A/N: Meep! My first fanfic. Um... I know it's kinda really horrible, but I'm an artist first, not a writer. Please review, and please be kind? hide Flames will be laughed at. Probably.
Warnings: Well, slash. Boy on boy. No like, no read. AxelRoxas, AxelDemyx and DemyxZexion. Yey.
Disclaimer: I no own Kingdom Hearts. Although I may wish.
-------
And, really, when was the last time I saw you? Forever and a day ago, it seems. Have you forgotten me? Could I ever forget you? All I have to do is look at fire and I see your smiling face. Is it true, though? That you killed some of them? Betrayed them? You used to preach against such actions, like when I left. You're such a hypocrite, Axel. Hypocrite. But that's okay, isn't it? So long as your reasons were justified, if only in your own mind.
Haha, your mind was always so freaking twisted. God, you thought fire was the greatest thing in the world. That's why you hated Demyx so much when I arrived, or so you said. You said it was because water and fire naturally hated each other, but now I wonder. When he looked at you, under all the hate in his gaze was something else... hurt, rejection, maybe? But then you found out about how Demyx wanted Zexion and totally couldn't get him. You were so kind to him, despite how you said you loathed him. You encouraged him on, you picked him up when Zexion pushed him away. I guess it was when I saw this kind and selfless side of you that I just... fell for you. Fell for you hard. I never even stopped to wonder why you were so kind to him after so long of hating him. I thought you were just that kind of guy, that would forget any personal grudge if you could help someone else. I wonder now.

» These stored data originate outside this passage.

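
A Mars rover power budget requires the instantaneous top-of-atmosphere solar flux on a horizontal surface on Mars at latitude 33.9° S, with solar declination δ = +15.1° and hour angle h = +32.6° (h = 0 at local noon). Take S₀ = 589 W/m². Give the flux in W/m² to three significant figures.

312 W/m²

cos θ_z = sin φ sin δ + cos φ cos δ cos h = -0.145295 + 0.675103 = 0.529808.
Flux = S₀ · cos θ_z = 589 × 0.529808 = 312.1 W/m².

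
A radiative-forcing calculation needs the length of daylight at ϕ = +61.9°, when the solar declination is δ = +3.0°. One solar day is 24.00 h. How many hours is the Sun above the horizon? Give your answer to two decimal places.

cos h₀ = −tan ϕ · tan δ = −tan(+61.9°) × tan(+3.000°) = -0.0982, so h₀ = 1.6691 rad = 95.63°.
Daylight = 2h₀/(2π) × 24.00 h = (1.6691/π) × 24.00 = 12.75 h.

12.75 h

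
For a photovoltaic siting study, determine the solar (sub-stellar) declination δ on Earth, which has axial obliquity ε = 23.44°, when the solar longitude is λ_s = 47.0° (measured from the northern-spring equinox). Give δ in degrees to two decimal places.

sin δ = sin ε · sin λ_s = sin 23.44° × sin 47.0° = 0.290924.
δ = arcsin(0.290924) = +16.91°.

δ = +16.91°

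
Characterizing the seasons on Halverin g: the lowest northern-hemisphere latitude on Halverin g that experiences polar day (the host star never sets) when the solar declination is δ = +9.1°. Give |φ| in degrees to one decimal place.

Polar day requires cos H₀ = −tan φ tan δ ≤ −1, i.e. tan φ tan δ ≥ 1.
The boundary is |tan φ| · |tan δ| = 1, so |φ| = 90° − |δ| = 90° − 9.1° = 80.9° in the northern hemisphere.

|φ| = 80.9°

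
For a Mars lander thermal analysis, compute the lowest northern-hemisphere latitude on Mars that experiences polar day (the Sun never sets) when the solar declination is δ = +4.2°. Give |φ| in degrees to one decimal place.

|φ| = 85.8°

Polar day requires cos H₀ = −tan φ tan δ ≤ −1, i.e. tan φ tan δ ≥ 1.
The boundary is |tan φ| · |tan δ| = 1, so |φ| = 90° − |δ| = 90° − 4.2° = 85.8° in the northern hemisphere.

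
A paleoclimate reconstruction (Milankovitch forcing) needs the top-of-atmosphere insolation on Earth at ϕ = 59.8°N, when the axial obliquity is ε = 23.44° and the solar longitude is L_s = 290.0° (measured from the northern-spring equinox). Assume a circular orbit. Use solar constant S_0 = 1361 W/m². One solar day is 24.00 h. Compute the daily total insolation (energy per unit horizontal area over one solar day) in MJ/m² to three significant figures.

Solar declination: sin δ = sin ε · sin L_s = sin 23.44° × sin 290.0° = -0.37380, so δ = -21.950°.
cos h₀ = −tan(+59.8°) tan(-21.950°) = 0.6924, h₀ = 0.8059 rad.
Bracket: h₀ sin ϕ sin δ + cos ϕ cos δ sin h₀ = 0.8059×0.86427×-0.37380 + 0.50302×0.92751×0.72147 = -0.260357 + 0.336606 = 0.076249.
Q̄ = (S_0/π) × [bracket] = (1361/π) × 0.076249 = 33.033 W/m².
Daily total = Q̄ × 24.00 h × 3600 s/h = 33.033 × 24.00 × 3600 / 10⁶ = 2.854 MJ/m².

2.85 MJ/m²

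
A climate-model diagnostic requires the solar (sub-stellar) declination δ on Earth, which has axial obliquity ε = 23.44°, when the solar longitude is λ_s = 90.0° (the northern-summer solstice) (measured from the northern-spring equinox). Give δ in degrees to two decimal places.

sin δ = sin ε · sin λ_s = sin 23.44° × sin 90.0° = 0.397789.
δ = arcsin(0.397789) = +23.44°.

δ = +23.44°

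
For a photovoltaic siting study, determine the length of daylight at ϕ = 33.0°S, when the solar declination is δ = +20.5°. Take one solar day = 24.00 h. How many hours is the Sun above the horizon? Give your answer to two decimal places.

10.13 h

cos h₀ = −tan ϕ · tan δ = −tan(-33.0°) × tan(+20.500°) = 0.2428, so h₀ = 1.3255 rad = 75.95°.
Daylight = 2h₀/(2π) × 24.00 h = (1.3255/π) × 24.00 = 10.13 h.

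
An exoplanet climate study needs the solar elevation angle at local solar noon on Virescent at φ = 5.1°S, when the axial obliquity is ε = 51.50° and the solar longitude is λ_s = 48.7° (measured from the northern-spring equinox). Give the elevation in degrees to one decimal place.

Solar declination: sin δ = sin ε · sin λ_s = sin 51.50° × sin 48.7° = 0.58795, so δ = +36.011°.
At local noon the hour angle is zero, so the zenith angle equals |φ − δ| = |-5.1° − (+36.011°)| = 41.111°.
Elevation = 90° − 41.111° = 48.9°.

48.9°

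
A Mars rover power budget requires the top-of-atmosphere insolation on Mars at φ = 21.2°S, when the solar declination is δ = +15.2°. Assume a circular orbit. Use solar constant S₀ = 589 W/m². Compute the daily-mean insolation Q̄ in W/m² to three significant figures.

cos H₀ = −tan(-21.2°) tan(+15.200°) = 0.1054, H₀ = 1.4652 rad.
Bracket: H₀ sin φ sin δ + cos φ cos δ sin H₀ = 1.4652×-0.36162×0.26219 + 0.93232×0.96502×0.99443 = -0.138920 + 0.894696 = 0.755776.
Q̄ = (S₀/π) × [bracket] = (589/π) × 0.755776 = 141.7 W/m².

Q̄ ≈ 142 W/m²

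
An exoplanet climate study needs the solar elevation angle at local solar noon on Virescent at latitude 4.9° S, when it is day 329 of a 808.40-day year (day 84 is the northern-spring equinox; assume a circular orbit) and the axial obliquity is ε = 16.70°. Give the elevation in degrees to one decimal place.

69.3°

Solar longitude: λ_s = 360° × (329 − 84)/808.40 = 109.104°.
sin δ = sin 16.70° × sin 109.104° = 0.27153, so δ = +15.756°.
At local noon the hour angle is zero, so the zenith angle equals |φ − δ| = |-4.9° − (+15.756°)| = 20.656°.
Elevation = 90° − 20.656° = 69.3°.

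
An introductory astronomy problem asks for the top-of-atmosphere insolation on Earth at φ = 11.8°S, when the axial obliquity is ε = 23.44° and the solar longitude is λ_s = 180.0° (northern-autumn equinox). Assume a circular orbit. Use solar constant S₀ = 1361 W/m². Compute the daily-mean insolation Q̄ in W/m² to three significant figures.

Q̄ ≈ 424 W/m²

Solar declination: sin δ = sin ε · sin λ_s = sin 23.44° × sin 180.0° = 0.00000, so δ = +0.000°.
cos H₀ = −tan(-11.8°) tan(+0.000°) = 0.0000, H₀ = 1.5708 rad.
Bracket: H₀ sin φ sin δ + cos φ cos δ sin H₀ = 1.5708×-0.20450×0.00000 + 0.97887×1.00000×1.00000 = -0.000000 + 0.978870 = 0.978870.
Q̄ = (S₀/π) × [bracket] = (1361/π) × 0.978870 = 424.1 W/m².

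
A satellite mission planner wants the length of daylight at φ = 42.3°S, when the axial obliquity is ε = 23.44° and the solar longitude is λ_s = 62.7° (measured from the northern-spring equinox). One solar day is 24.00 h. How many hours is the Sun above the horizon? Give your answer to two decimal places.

Solar declination: sin δ = sin ε · sin λ_s = sin 23.44° × sin 62.7° = 0.35348, so δ = +20.700°.
cos H₀ = −tan φ · tan δ = −tan(-42.3°) × tan(+20.700°) = 0.3438, so H₀ = 1.2198 rad = 69.89°.
Daylight = 2H₀/(2π) × 24.00 h = (1.2198/π) × 24.00 = 9.32 h.

9.32 h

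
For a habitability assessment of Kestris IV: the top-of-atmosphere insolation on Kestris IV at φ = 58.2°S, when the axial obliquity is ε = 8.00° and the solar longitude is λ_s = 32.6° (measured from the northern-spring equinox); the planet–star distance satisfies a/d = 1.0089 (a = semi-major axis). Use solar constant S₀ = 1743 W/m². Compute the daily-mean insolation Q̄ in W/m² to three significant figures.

Q̄ ≈ 242 W/m²

Solar declination: sin δ = sin ε · sin λ_s = sin 8.00° × sin 32.6° = 0.07498, so δ = +4.300°.
cos H₀ = −tan(-58.2°) tan(+4.300°) = 0.1213, H₀ = 1.4492 rad.
Bracket: H₀ sin φ sin δ + cos φ cos δ sin H₀ = 1.4492×-0.84989×0.07498 + 0.52696×0.99718×0.99262 = -0.092350 + 0.521596 = 0.429246.
Inverse-square distance factor (a/d)² = 1.0089² = 1.017879.
Q̄ = (S₀/π) × 1.017879 × [bracket] = (1743/π) × 1.017879 × 0.429246 = 242.4 W/m².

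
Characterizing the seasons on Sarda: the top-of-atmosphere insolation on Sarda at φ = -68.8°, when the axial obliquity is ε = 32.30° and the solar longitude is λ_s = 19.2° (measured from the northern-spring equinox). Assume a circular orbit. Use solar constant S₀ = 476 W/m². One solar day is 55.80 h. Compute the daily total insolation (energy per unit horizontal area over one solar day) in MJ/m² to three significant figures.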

But then came the day that I left. Seems so long ago, doesn't it? You never really knew why I left. You only know the half truth that I told you. Yeah, the Keyblades had something to do with it. I had to find out why they chose me. That was true. But there's more to the story. You should know that part well. Earlier that day, I saw you kissing Demyx.
I don't know why you did it. I don't even want to know anymore. I mean, it's been years. No... it hasn't... only been a few months. But you see, that day, that was the day I was going to tell you something important. I was going to tell you how much I loved you.
Ah, such a fool. I was so happy that day. Walking around, looking for you. I had psyched myself up all day the day before, and now I was ready. Then I rounded that corner, and there you were... against that wall with your lip between Demyx's teeth. You didn't see me, and I didn't want you to see me. I didn't want you to know I had seen you. Why? I don't know. I left that night. I didn't think you would care; I still don't think you care. But I care. I care that I was wrong in my assumptions. I care that I still love you and I'll never see you again. I care that there's no going back to apologize, never ever, ever never. So I'll carry on with my Nobody life and try my hardest to forget all about you, just like you've forgotten all about me.